„Kinderen kraaien van plezier als ze windmolens zien”
„Als het zó kan, dan wil ík het ook wel!” Met dat gevoel wordt de energietransitie geen moetje, maar een kans op een mooie toekomst. Hoe je dat gevoel tussen de oren krijgt? Aansluiten bij de dromen van burgers.
Dat betoogde Maarten Hajer, hoogleraar Urban Futures aan de Universiteit Utrecht dinsdag tijdens een congres van online kennisplatform Omgevingsweb in Amsterdam. Het thema van de dag was: De gemeentelijke energietransitie – samen aan de slag.
Betrek en verleid de burger. Dat was het motto van Hajer. Volgens de hoogleraar kun je het beste een mooie toekomst, een wenkend perspectief schetsen. „Mensen worden niet overtuigd door feiten, maar verleid door perspectief.” Als voorbeelden gaf hij dat woningen in de toekomst meer comfort krijgen en dat er rustige straten zijn, zonder auto’s.
Het is volgens Hajer zaak te markeren dat we naar een nieuw tijdperk gaan. „De 20e eeuw zetten we dan weg als een merkwaardige tijd, waaruit het logisch is ons te bevrijden. Het was de bizarre eeuw dat we enorme plakken beton over het aardoppervlak trokken. Bij een vliegveld is dat een goed idee, maar dat is het lang niet altijd.”
Landingsplek
Landschapsarchitect Dirk Sijmons noemde in zijn lezing het landschap de landingsplek voor de energietransitie. Overal zal de overstap op duurzame energie zichtbaar worden. „En als ik overal zeg, dan bedoel ik ook overal. Het komt op onze parkeerplaatsen, we zien het op onze vakantieadressen.”
De reden dat duurzame energie zo alomtegenwoordig zal worden, is eenvoudig te verklaren, aldus de emeritus hoogleraar Landschapsarchitectuur. Het heeft te maken met de gigantische energiedichtheid van fossiele brandstoffen. „Als je een handje vol kolen opstookt, zit daar enorm veel energie in. Veel meer dan wat een vierkante meter zonnepanelen oplevert. De overstap naar duurzame energie gaat dan ook om het oogsten van ‘dunne’ energie. Er zullen grote oppervlakten mee gemoeid zijn.”

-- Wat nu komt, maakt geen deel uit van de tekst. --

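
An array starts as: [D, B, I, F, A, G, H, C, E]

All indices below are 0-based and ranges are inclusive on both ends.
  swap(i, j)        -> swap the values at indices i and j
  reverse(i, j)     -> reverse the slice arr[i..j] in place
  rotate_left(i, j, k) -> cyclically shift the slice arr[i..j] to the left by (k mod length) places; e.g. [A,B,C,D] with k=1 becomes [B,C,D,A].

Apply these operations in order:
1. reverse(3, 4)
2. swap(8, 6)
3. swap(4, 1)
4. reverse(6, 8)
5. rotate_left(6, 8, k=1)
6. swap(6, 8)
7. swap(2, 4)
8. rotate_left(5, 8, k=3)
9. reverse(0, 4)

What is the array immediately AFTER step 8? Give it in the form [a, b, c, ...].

Answer: [D, F, B, A, I, C, G, H, E]

Derivation:
After 1 (reverse(3, 4)): [D, B, I, A, F, G, H, C, E]
After 2 (swap(8, 6)): [D, B, I, A, F, G, E, C, H]
After 3 (swap(4, 1)): [D, F, I, A, B, G, E, C, H]
After 4 (reverse(6, 8)): [D, F, I, A, B, G, H, C, E]
After 5 (rotate_left(6, 8, k=1)): [D, F, I, A, B, G, C, E, H]
After 6 (swap(6, 8)): [D, F, I, A, B, G, H, E, C]
After 7 (swap(2, 4)): [D, F, B, A, I, G, H, E, C]
After 8 (rotate_left(5, 8, k=3)): [D, F, B, A, I, C, G, H, E]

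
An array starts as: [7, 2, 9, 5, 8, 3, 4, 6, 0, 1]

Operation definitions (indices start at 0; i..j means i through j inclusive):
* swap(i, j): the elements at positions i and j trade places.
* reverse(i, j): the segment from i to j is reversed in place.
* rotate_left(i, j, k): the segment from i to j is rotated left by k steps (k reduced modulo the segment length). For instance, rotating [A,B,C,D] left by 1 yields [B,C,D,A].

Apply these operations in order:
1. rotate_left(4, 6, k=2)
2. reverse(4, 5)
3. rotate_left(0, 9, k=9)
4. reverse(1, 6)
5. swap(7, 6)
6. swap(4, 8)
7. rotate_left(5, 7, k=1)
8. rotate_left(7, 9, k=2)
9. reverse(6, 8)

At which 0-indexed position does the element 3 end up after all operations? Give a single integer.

Answer: 5

Derivation:
After 1 (rotate_left(4, 6, k=2)): [7, 2, 9, 5, 4, 8, 3, 6, 0, 1]
After 2 (reverse(4, 5)): [7, 2, 9, 5, 8, 4, 3, 6, 0, 1]
After 3 (rotate_left(0, 9, k=9)): [1, 7, 2, 9, 5, 8, 4, 3, 6, 0]
After 4 (reverse(1, 6)): [1, 4, 8, 5, 9, 2, 7, 3, 6, 0]
After 5 (swap(7, 6)): [1, 4, 8, 5, 9, 2, 3, 7, 6, 0]
After 6 (swap(4, 8)): [1, 4, 8, 5, 6, 2, 3, 7, 9, 0]
After 7 (rotate_left(5, 7, k=1)): [1, 4, 8, 5, 6, 3, 7, 2, 9, 0]
After 8 (rotate_left(7, 9, k=2)): [1, 4, 8, 5, 6, 3, 7, 0, 2, 9]
After 9 (reverse(6, 8)): [1, 4, 8, 5, 6, 3, 2, 0, 7, 9]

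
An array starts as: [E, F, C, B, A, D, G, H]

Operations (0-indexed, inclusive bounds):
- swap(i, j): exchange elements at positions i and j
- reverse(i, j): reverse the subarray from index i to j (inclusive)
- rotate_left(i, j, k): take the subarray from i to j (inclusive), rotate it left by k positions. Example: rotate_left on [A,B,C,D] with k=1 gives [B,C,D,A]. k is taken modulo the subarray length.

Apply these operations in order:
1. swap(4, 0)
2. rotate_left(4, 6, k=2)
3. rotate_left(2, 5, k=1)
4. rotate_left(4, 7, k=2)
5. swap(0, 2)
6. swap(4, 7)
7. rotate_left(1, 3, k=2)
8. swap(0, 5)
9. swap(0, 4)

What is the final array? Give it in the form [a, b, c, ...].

Answer: [C, G, F, A, H, B, E, D]

Derivation:
After 1 (swap(4, 0)): [A, F, C, B, E, D, G, H]
After 2 (rotate_left(4, 6, k=2)): [A, F, C, B, G, E, D, H]
After 3 (rotate_left(2, 5, k=1)): [A, F, B, G, E, C, D, H]
After 4 (rotate_left(4, 7, k=2)): [A, F, B, G, D, H, E, C]
After 5 (swap(0, 2)): [B, F, A, G, D, H, E, C]
After 6 (swap(4, 7)): [B, F, A, G, C, H, E, D]
After 7 (rotate_left(1, 3, k=2)): [B, G, F, A, C, H, E, D]
After 8 (swap(0, 5)): [H, G, F, A, C, B, E, D]
After 9 (swap(0, 4)): [C, G, F, A, H, B, E, D]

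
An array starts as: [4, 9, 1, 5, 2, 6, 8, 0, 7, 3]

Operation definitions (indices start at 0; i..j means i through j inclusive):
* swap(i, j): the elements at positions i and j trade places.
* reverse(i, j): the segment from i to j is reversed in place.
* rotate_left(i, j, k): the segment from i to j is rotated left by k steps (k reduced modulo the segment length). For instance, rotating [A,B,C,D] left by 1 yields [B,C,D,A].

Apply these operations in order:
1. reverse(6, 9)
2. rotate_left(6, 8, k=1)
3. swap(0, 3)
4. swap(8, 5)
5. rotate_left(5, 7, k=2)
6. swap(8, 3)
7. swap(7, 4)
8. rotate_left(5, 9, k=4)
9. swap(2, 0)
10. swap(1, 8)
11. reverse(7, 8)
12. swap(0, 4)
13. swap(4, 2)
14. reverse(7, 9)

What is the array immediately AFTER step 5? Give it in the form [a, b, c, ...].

Answer: [5, 9, 1, 4, 2, 0, 3, 7, 6, 8]

Derivation:
After 1 (reverse(6, 9)): [4, 9, 1, 5, 2, 6, 3, 7, 0, 8]
After 2 (rotate_left(6, 8, k=1)): [4, 9, 1, 5, 2, 6, 7, 0, 3, 8]
After 3 (swap(0, 3)): [5, 9, 1, 4, 2, 6, 7, 0, 3, 8]
After 4 (swap(8, 5)): [5, 9, 1, 4, 2, 3, 7, 0, 6, 8]
After 5 (rotate_left(5, 7, k=2)): [5, 9, 1, 4, 2, 0, 3, 7, 6, 8]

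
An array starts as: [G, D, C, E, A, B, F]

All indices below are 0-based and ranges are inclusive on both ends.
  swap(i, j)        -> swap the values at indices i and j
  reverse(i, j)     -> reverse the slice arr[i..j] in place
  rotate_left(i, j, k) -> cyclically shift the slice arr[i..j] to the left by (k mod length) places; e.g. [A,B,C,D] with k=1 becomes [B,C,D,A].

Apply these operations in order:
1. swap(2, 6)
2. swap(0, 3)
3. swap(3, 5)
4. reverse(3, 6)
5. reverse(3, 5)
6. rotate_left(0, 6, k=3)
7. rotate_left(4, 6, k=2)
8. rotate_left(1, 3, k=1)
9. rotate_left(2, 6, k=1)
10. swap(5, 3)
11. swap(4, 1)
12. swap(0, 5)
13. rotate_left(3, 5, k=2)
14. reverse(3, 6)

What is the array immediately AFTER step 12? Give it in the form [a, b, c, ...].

Answer: [F, E, G, D, C, A, B]

Derivation:
After 1 (swap(2, 6)): [G, D, F, E, A, B, C]
After 2 (swap(0, 3)): [E, D, F, G, A, B, C]
After 3 (swap(3, 5)): [E, D, F, B, A, G, C]
After 4 (reverse(3, 6)): [E, D, F, C, G, A, B]
After 5 (reverse(3, 5)): [E, D, F, A, G, C, B]
After 6 (rotate_left(0, 6, k=3)): [A, G, C, B, E, D, F]
After 7 (rotate_left(4, 6, k=2)): [A, G, C, B, F, E, D]
After 8 (rotate_left(1, 3, k=1)): [A, C, B, G, F, E, D]
After 9 (rotate_left(2, 6, k=1)): [A, C, G, F, E, D, B]
After 10 (swap(5, 3)): [A, C, G, D, E, F, B]
After 11 (swap(4, 1)): [A, E, G, D, C, F, B]
After 12 (swap(0, 5)): [F, E, G, D, C, A, B]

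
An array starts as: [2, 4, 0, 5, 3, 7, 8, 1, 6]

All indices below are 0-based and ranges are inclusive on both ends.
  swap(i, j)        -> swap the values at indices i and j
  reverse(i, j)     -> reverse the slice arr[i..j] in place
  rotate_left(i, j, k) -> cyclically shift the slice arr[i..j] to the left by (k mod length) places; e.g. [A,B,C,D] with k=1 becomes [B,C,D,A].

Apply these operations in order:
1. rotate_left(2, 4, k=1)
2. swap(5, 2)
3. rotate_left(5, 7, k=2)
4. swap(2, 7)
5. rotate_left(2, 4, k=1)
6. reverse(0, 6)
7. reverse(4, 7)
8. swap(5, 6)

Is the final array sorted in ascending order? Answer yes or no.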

De Nederlander zal dan ook weer moeten gaan wennen aan hoe het vroeger was. Sijmons: „In de tijd voor de stoommachine stonden er 224 molens op de vestingwal van Amsterdam.”
Zonnepanelen
Gemeenten, regio’s en provincies zijn momenteel druk bezig met het in kaart brengen hoeveel duurzame energie moet worden opgewekt en waar dat dan moet gaan gebeuren. Sijmons pleitte ervoor om in die zoektocht elementen in het landschap met elkaar te verbinden. „Kijk niet alleen naar energie, maar ook naar landbouw, mobiliteit en de circulaire economie.” Zo gaf hij een voorbeeld uit Duitsland, waarbij zonnepanelen op een frame hoog boven het landschap staan. Eronder kan dan extensieve akkerbouw of veeteelt plaatsvinden.
De landschapsarchitect riep volksvertegenwoordigers op niet enkel „een doorgeefluik van gevoelens uit de samenleving” te zijn. „Ze dienen te allen tijden het algemeen belang in het oog te houden. Je kunt bang zijn voor boze burgers in gele hesjes, maar misschien moeten die hesjes in de toekomst wel worden ingewisseld voor gele zwemvestjes.” Kritiek ziet hij niet komen van de jonge generatie. „Kinderen hoor je op de achterbank kraaien van plezier als ze een windmolen zien.”